Отчего так вышло, что почти помимо моего сознания усыновила моя душа этого сорокасемилетнего человека, о котором до нашей встречи месяц тому назад я совсем не думала, – я этого не знаю. Я оглянулась на это событие, когда факт усыновления уже определил для меня линию необходимости внутренно не покидать этого “сына” до тех пор, пока ему нужна моя близость. Был момент, когда мне показалось, что, может быть, в нем нет этого ощущения, этого сознания. Тогда я спросила его об этом с печалью (о бессилии моем), но без тени обиды, без желания вне этой внутренней линии стоять к нему близко, видеться, слушать, говорить. В его голосе был детский испуг и смятение, когда он недоумевал, откуда у меня эта мысль. И с такими детскими глазами “Геруа, Мирольфа, Гео”, с таким обилием душевного тепла говорил о моем пребывании на даче, сколько мне захочется, “у меня уже мелькнуло решение не оставаться”, что мне легко было прекратить разговор на эту тему и заговорить о том, о чем, я знала, ему хочется со мной говорить.

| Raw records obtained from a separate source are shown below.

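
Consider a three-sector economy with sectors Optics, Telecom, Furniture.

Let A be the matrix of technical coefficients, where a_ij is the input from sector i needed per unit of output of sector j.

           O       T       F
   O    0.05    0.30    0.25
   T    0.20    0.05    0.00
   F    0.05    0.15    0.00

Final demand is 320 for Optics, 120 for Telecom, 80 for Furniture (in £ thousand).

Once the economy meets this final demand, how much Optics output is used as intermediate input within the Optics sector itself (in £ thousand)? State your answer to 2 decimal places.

z_OO = 22.08

I − A =
  [   0.95    -0.30    -0.25]
  [  -0.20     0.95     0.00]
  [  -0.05    -0.15     1.00]
Cofactors of I−A, C_ij = (−1)^(i+j)·(minor ij) (rows/columns in the sector order above):
  C_11 = (0.95)(1.00) − (0.00)(-0.15) = 0.9500
  C_12 = −[(-0.20)(1.00) − (0.00)(-0.05)] = 0.2000
  C_13 = (-0.20)(-0.15) − (0.95)(-0.05) = 0.0775
  C_21 = −[(-0.30)(1.00) − (-0.25)(-0.15)] = 0.3375
  C_22 = (0.95)(1.00) − (-0.25)(-0.05) = 0.9375
  C_23 = −[(0.95)(-0.15) − (-0.30)(-0.05)] = 0.1575
  C_31 = (-0.30)(0.00) − (-0.25)(0.95) = 0.2375
  C_32 = −[(0.95)(0.00) − (-0.25)(-0.20)] = 0.0500
  C_33 = (0.95)(0.95) − (-0.30)(-0.20) = 0.8425
det(I−A) = Σ_j (I−A)_1j·C_1j = (0.95)(0.9500) + (-0.30)(0.2000) + (-0.25)(0.0775) = 0.823125
adj(I−A) = Cᵀ =
  [ 0.9500   0.3375   0.2375]
  [ 0.2000   0.9375   0.0500]
  [ 0.0775   0.1575   0.8425]
(I − A)⁻¹ = adj(I−A) / det(I−A) ≈
  [   1.1541     0.4100     0.2885]
  [   0.2430     1.1390     0.0607]
  [   0.0942     0.1913     1.0235]
First solve x = (I − A)⁻¹ d = adj(I−A)·d / det(I−A); in particular x_O = (0.9500·320 + 0.3375·120 + 0.2375·80) / 0.823125 = 363.50 / 0.823125 ≈ 441.6097.
Intermediate flow from O to O: z_OO = a_OO · x_O = 0.05 × 363.50 / 0.823125 = 18.175 / 0.823125 ≈ 22.08.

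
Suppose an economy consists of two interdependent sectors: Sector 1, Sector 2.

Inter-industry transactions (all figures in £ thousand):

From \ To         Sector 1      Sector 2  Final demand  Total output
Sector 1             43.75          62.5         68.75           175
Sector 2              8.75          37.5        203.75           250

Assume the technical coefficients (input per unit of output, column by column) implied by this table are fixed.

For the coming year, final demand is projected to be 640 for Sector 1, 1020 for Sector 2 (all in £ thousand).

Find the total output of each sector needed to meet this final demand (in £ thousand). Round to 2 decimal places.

x_1 = 1278.40, x_2 = 1275.20

Technical coefficients a_ij = z_ij / X_j:
  a_11 = 43.75/175 = 0.25, a_21 = 8.75/175 = 0.05
  a_12 = 62.5/250 = 0.25, a_22 = 37.5/250 = 0.15
I − A =
  [   0.75    -0.25]
  [  -0.05     0.85]
det(I−A) = (0.75)(0.85) − (-0.25)(-0.05) = 0.6250
adj(I−A) = [[0.85, 0.25], [0.05, 0.75]]
(I − A)⁻¹ = adj(I−A) / det(I−A) ≈
  [   1.3600     0.4000]
  [   0.0800     1.2000]
x = (I − A)⁻¹ d = adj(I−A)·d / det(I−A), with det(I−A) = 0.6250:
  x_1 = (0.85·640 + 0.25·1020) / 0.6250 = 799.00 / 0.6250 = 1278.40
  x_2 = (0.05·640 + 0.75·1020) / 0.6250 = 797.00 / 0.6250 = 1275.20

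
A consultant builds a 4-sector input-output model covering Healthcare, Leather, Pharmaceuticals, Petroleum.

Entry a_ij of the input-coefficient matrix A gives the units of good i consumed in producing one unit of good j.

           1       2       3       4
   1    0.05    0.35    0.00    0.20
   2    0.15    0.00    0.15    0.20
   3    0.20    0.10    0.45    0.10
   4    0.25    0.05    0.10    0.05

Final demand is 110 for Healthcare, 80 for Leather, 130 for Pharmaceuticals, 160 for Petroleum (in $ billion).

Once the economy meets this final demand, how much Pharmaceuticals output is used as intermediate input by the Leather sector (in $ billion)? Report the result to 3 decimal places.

I − A =
  [   0.95    -0.35     0.00    -0.20]
  [  -0.15     1.00    -0.15    -0.20]
  [  -0.20    -0.10     0.55    -0.10]
  [  -0.25    -0.05    -0.10     0.95]
Compute the cofactors C_ij = (−1)^(i+j)·(3×3 minor ij) of I−A; the adjugate is their transpose:
adj(I−A) = Cᵀ =
  [ 0.490000   0.186875   0.078375   0.150750]
  [ 0.140625   0.455375   0.149875   0.141250]
  [ 0.233000   0.167250   0.774125   0.165750]
  [ 0.160875   0.090750   0.110000   0.468875]
det(I−A) = Σ_j (I−A)_1j·C_1j = (0.95)(0.490000) + (-0.35)(0.140625) + (0.00)(0.233000) + (-0.20)(0.160875) = 0.38410625
(I − A)⁻¹ = adj(I−A) / det(I−A) ≈
  [   1.2757     0.4865     0.2040     0.3925]
  [   0.3661     1.1855     0.3902     0.3677]
  [   0.6066     0.4354     2.0154     0.4315]
  [   0.4188     0.2363     0.2864     1.2207]
First solve x = (I − A)⁻¹ d = adj(I−A)·d / det(I−A); in particular x_2 = (0.140625·110 + 0.455375·80 + 0.149875·130 + 0.141250·160) / 0.38410625 = 93.9825 / 0.38410625 ≈ 244.67839.
Intermediate flow from 3 to 2: z_32 = a_32 · x_2 = 0.10 × 93.9825 / 0.38410625 = 9.39825 / 0.38410625 ≈ 24.468.

z_32 = 24.468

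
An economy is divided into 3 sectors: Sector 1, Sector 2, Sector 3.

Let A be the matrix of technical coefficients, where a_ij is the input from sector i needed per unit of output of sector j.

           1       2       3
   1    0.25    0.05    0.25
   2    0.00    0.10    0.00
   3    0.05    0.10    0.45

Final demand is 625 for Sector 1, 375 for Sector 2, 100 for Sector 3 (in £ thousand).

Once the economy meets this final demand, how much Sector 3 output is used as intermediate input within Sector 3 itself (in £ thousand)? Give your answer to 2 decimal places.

I − A =
  [   0.75    -0.05    -0.25]
  [   0.00     0.90     0.00]
  [  -0.05    -0.10     0.55]
Cofactors of I−A, C_ij = (−1)^(i+j)·(minor ij) (rows/columns in the sector order above):
  C_11 = (0.90)(0.55) − (0.00)(-0.10) = 0.4950
  C_12 = −[(0.00)(0.55) − (0.00)(-0.05)] = 0.0000
  C_13 = (0.00)(-0.10) − (0.90)(-0.05) = 0.0450
  C_21 = −[(-0.05)(0.55) − (-0.25)(-0.10)] = 0.0525
  C_22 = (0.75)(0.55) − (-0.25)(-0.05) = 0.4000
  C_23 = −[(0.75)(-0.10) − (-0.05)(-0.05)] = 0.0775
  C_31 = (-0.05)(0.00) − (-0.25)(0.90) = 0.2250
  C_32 = −[(0.75)(0.00) − (-0.25)(0.00)] = 0.0000
  C_33 = (0.75)(0.90) − (-0.05)(0.00) = 0.6750
det(I−A) = Σ_j (I−A)_1j·C_1j = (0.75)(0.4950) + (-0.05)(0.0000) + (-0.25)(0.0450) = 0.3600
adj(I−A) = Cᵀ =
  [ 0.4950   0.0525   0.2250]
  [ 0.0000   0.4000   0.0000]
  [ 0.0450   0.0775   0.6750]
(I − A)⁻¹ = adj(I−A) / det(I−A) ≈
  [   1.3750     0.1458     0.6250]
  [   0.0000     1.1111     0.0000]
  [   0.1250     0.2153     1.8750]
First solve x = (I − A)⁻¹ d = adj(I−A)·d / det(I−A); in particular x_3 = (0.0450·625 + 0.0775·375 + 0.6750·100) / 0.3600 = 124.6875 / 0.3600 ≈ 346.3542.
Intermediate flow from 3 to 3: z_33 = a_33 · x_3 = 0.45 × 124.6875 / 0.3600 = 56.109375 / 0.3600 ≈ 155.86.

z_33 = 155.86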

7 часов вечера. Небо в густых серо-зеленых облаках. Ближе к западу пробивается зловещая желтизна. Только что отшумел ливень, превративший дорожки в мутные каналы. Семья молодых берез на соседнем участке (гляжу на него из окна мезонина) раздумчиво совещается о днях без солнца, о надоедном ненастье. Вот уже третий день, как я невольно вспоминаю строки из “Калевалы”, которые так вдохновенно произносил девятилетний “Игорёк”, когда я гостила у них в Новом Иерусалиме:
В этой сумрачной Похьёле,
В этой мрачной Сариоле…[864]
Но есть минуты и даже часы, когда Похьёла эта озаряется для нас обоих лучом немеркнущего – обычно мирской суетой затемняемого – света. И тогда звучат слова обетования. “печаль ваша в радость будет, и радость будет совершенной”. И когда я вижу отблеск – еще отдаленной – радости этой на мрачном сыновнем лике, я читаю в этом залог торжества этой надежды не только для его измученной души, но и для всего мира, для всех “страждущих, обремененных, вышнего мира и помощи Божьей требующих”. А для меня есть еще в это мгновение прибавка личной, интимно-материнской радости – понимает до глубины глубин мое дитя то, чем делится с ним душа моя, понимает с полуслова, с намека. Понимает и невыразимое словами.